In the spirit of nourishing the community that has supported them, Back to the Roots donates soil amendment and mushroom kits to a wide variety of schools, organizations and community gardens—such as the one at Dover Street Park in Oakland, a few blocks from their warehouse, where 35 fruit trees blossom every spring and a variety of vegetables grow.
"We are trying to bring fresh produce to the community of Oakland," said Toveo Hill, a youth coordinator with Phat Beets Produce, a group that helps bring fresh produce to those in need (www.phatbeetsproduce.org).
"Families can come by and leave with a bag of groceries," added Max Cadji, another leader of Phat Beets.
In addition to providing local families with food, the Back to the Roots entrepreneurial experience has provided jobs to about two dozen people and given Arora and Velez a new appreciation for agriculture.
"You are making tangible products, tangible goods. It is very real," Velez said. "There is something that is being produced by someone, hands are touching it and jobs are being created. That is very, very exciting."
Ross adds that after 20 years of teaching thousands of students, it's rewarding to watch Arora and Velez follow their passion.

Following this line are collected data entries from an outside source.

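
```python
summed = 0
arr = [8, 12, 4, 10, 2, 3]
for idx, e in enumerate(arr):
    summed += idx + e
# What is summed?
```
Trace:
  summed=0
  summed=8, idx=0, e=8
  summed=21, idx=1, e=12
  summed=27, idx=2, e=4
  summed=40, idx=3, e=10
  summed=46, idx=4, e=2
  summed=54, idx=5, e=3

Final answer: 54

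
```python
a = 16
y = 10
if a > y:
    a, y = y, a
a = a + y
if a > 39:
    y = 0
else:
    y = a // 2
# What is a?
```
Trace:
  a=16
  a=16, y=10
  a=10, y=16
  a=26, y=16
  a=26, y=13

Final answer: 26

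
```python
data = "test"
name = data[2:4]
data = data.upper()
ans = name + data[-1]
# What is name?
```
Trace:
  data='test'
  data='test', name='st'
  data='TEST', name='st'
  data='TEST', name='st', ans='stT'

Final answer: 'st'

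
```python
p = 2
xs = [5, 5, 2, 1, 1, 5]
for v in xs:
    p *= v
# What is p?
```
Trace:
  p=2
  p=10, v=5
  p=50, v=5
  p=100, v=2
  p=100, v=1
  p=100, v=1
  p=500, v=5

Final answer: 500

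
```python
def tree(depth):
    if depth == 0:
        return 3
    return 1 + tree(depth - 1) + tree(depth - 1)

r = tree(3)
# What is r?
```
Call trace (a repeated sub-call is expanded the first time; later identical calls just restate its return value):
tree(depth=3)
  tree(depth=2)
    tree(depth=1)
      tree(depth=0)
      -> return 3
      tree(depth=0)
      -> return 3
    -> return 7
    tree(depth=1) -> return 7  (same call as traced above)
  -> return 15
  tree(depth=2) -> return 15  (same call as traced above)
-> return 31

Final answer: 31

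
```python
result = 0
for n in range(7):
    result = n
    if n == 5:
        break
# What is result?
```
Trace:
  result=0
  result=0, n=0
  result=1, n=1
  result=2, n=2
  result=3, n=3
  result=4, n=4
  result=5, n=5

Final answer: 5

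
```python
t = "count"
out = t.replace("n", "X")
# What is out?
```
Trace:
  t='count'
  t='count', out='couXt'

Final answer: 'couXt'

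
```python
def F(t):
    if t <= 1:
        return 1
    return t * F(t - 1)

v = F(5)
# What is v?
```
Call trace:
F(t=5)
  F(t=4)
    F(t=3)
      F(t=2)
        F(t=1)
        -> return 1
      -> return 2
    -> return 6
  -> return 24
-> return 120

Final answer: 120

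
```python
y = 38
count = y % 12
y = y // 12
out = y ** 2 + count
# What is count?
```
Trace:
  y=38
  y=38, count=2
  y=3, count=2
  y=3, count=2, out=11

Final answer: 2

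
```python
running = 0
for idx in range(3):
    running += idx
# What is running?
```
Trace:
  running=0
  running=0, idx=0
  running=1, idx=1
  running=3, idx=2

Final answer: 3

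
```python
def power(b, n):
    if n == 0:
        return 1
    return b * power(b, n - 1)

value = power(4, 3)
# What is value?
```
Call trace:
power(b=4, n=3)
  power(b=4, n=2)
    power(b=4, n=1)
      power(b=4, n=0)
      -> return 1
    -> return 4
  -> return 16
-> return 64

Final answer: 64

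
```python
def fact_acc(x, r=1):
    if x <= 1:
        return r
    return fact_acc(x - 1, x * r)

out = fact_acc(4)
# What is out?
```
Call trace:
fact_acc(x=4, r=1)
  fact_acc(x=3, r=4)
    fact_acc(x=2, r=12)
      fact_acc(x=1, r=24)
      -> return 24
    -> return 24
  -> return 24
-> return 24

Final answer: 24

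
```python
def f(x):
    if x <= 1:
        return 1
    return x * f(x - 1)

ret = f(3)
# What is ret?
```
Call trace:
f(x=3)
  f(x=2)
    f(x=1)
    -> return 1
  -> return 2
-> return 6

Final answer: 6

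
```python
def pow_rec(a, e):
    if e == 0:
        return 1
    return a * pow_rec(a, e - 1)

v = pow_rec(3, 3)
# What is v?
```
Call trace:
pow_rec(a=3, e=3)
  pow_rec(a=3, e=2)
    pow_rec(a=3, e=1)
      pow_rec(a=3, e=0)
      -> return 1
    -> return 3
  -> return 9
-> return 27

Final answer: 27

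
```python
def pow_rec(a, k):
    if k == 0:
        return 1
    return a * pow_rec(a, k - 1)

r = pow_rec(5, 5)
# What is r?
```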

"These two guys really stand out as people who will make a difference," the professor said.
Mushrooms in three steps
The Back to the Roots mushroom kit is ready to harvest 10 days after initiating mushroom growth in the following three steps.
Step 1: Mushrooms thrive indoors and away from direct sunlight. Opening the box and cutting into the soil bag exposes the mixture to light and shocks the mushrooms.
Step 2: Misting twice a day serves as the second shock to the mushrooms—a signal to wake up and start growing.
Step 3: Repeating the process on the opposite side of the box will yield a total harvest of about 1 1/2 pounds of oyster mushrooms.